Over the past few years, the company’s fundamental performance has been generally positive year after year. Revenues fell from $1.62 billion in 2017 to $1.98 billion in 2020. Then, in 2021, the pandemic caused the company’s sales to drop to $1.82 billion. If this timing seems off to you, just remember that Korn Ferry has a financial year ending on April 30 each year. Much of the pain experience in 2020 would have impacted the business in its 2021 fiscal year. Since then, the business has shown fine signs of recovery. In the first nine months of its 2022 financial year, sales reached an impressive $1.92 billion. This implies a year-over-year growth rate of 51.8% from the $1.26 billion generated a year earlier. Based on current guidance for the last quarter of the year, management expects revenue to reach $2.60 billion in 2022. That would be 42.7% more than the company has generated in 2021.

Historical financial data

Author – SEC EDGAR Data

Over the years, the management has also done well to increase the company’s profitability. Between 2017 and 2021, for example, net income increased from $84.2 million to $114.5 million. Other profitability metrics were also generally positive. Between 2017 and 2019, for example, operating cash flow increased from $106.1 million to $258.8 million. In 2020, cash flow fell to $236.3 million before jumping to $251.4 million last year. The group’s only black sheep, however, has been EBITDA. After rising from $183.7 million in 2017 to $274.1 million in 2019, it began a steady descent to finally hit $216.5 million last year.

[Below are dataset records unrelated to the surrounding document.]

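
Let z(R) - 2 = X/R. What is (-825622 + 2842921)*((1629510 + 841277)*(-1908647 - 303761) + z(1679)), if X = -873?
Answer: -18514905391590935759001/1679 ≈ -1.1027e+19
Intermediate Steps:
z(R) = 2 - 873/R
(-825622 + 2842921)*((1629510 + 841277)*(-1908647 - 303761) + z(1679)) = (-825622 + 2842921)*((1629510 + 841277)*(-1908647 - 303761) + (2 - 873/1679)) = 2017299*(2470787*(-2212408) + (2 - 873*1/1679)) = 2017299*(-5466388925096 + (2 - 873/1679)) = 2017299*(-5466388925096 + 2485/1679) = 2017299*(-9178067005233699/1679) = -18514905391590935759001/1679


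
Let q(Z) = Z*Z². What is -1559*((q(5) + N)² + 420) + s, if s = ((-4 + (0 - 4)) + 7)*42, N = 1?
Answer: -25405506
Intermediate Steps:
s = -42 (s = ((-4 - 4) + 7)*42 = (-8 + 7)*42 = -1*42 = -42)
q(Z) = Z³
-1559*((q(5) + N)² + 420) + s = -1559*((5³ + 1)² + 420) - 42 = -1559*((125 + 1)² + 420) - 42 = -1559*(126² + 420) - 42 = -1559*(15876 + 420) - 42 = -1559*16296 - 42 = -25405464 - 42 = -25405506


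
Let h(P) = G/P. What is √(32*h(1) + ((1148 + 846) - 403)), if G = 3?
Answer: √1687 ≈ 41.073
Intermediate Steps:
h(P) = 3/P
√(32*h(1) + ((1148 + 846) - 403)) = √(32*(3/1) + ((1148 + 846) - 403)) = √(32*(3*1) + (1994 - 403)) = √(32*3 + 1591) = √(96 + 1591) = √1687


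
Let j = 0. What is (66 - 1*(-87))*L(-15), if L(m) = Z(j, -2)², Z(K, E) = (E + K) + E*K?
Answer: 612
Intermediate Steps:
Z(K, E) = E + K + E*K
L(m) = 4 (L(m) = (-2 + 0 - 2*0)² = (-2 + 0 + 0)² = (-2)² = 4)
(66 - 1*(-87))*L(-15) = (66 - 1*(-87))*4 = (66 + 87)*4 = 153*4 = 612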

For the company’s first nine months of fiscal 2022, net income reached $234.7 million. That compares to $48.3 million generated a year earlier. Cash flow from operations, meanwhile, jumped from $54.3 million in the first nine months of its 2021 fiscal year to $221.5 million now. Even EBITDA saw a nice rebound, rising from $141.5 million to $375.4 million. For the full year 2022, management expects net income of approximately $316 million. No indication was given regarding the other profitability parameters. But if we annualize them based on results for the first nine months of the fiscal year, operating cash flow could reach $693.8 million, while EBITDA should be lower at $574.4 million. . To be clear, these numbers would represent a significant deviation from historical performance. But given the company’s performance so far for 2022, that’s not out of the question. When in doubt, however, investors should err on the side of caution.

Trading multiples

Author – SEC EDGAR Data

By taking all of this data, we can then price the business. Using our 2021 results, the shares are trading at a rather high price for an earnings multiple of 29.2. However, using other measures of profitability, stocks look considerably more affordable. The price/operating cash flow approach would give us a multiple of 13.3. And the EV to EBITDA approach would yield a multiple of 13. If instead we assume that 2022 forecast results represent the new normal, those multiples would be significantly lower at 10.6, 4.8, and 4.9 , respectively. To put it all into perspective, I decided to compare the company’s 2021 results to the results of five similar companies. Using the price/earnings approach, these companies ranged from a low of 12 to a high of 41.6. Two of the companies were cheaper than Korn Ferry. Using the price/operating cash flow approach and the EV/EBITDA approach, the ranges were 8.6 to 245.6 and 7.3 to 30.8, respectively. In both of these scenarios, only one of the companies was cheaper than our prospect.

Company Prizes / Earnings Price / Operating Cash EV / EBITDA
Korn ferry 29.2 13.3 13.0
51job (JOBS) 41.6 N / A 30.8
Upward Work (UPWK) N / A 245.6 N / A
Insperity (DK) 33.1 15.8 18.5
ManpowerGroup (MAN) 12.0 8.6 7.3
Kforce (KFRC) 19.8 20.3 13.8

Take away

Based on the data provided, Korn Ferry appears to be a solid company that is enjoying a bargain. It is unclear to what extent current market conditions will impact the business. However, even if the results return to what the company experienced in 2021, I don’t think the company’s stock is likely to be considered overpriced. In this case, the company would likely be closer to fair value. In the meantime, if things go well, the upside could be quite attractive. This clearly makes it a favorable risk to reward opportunity at this time.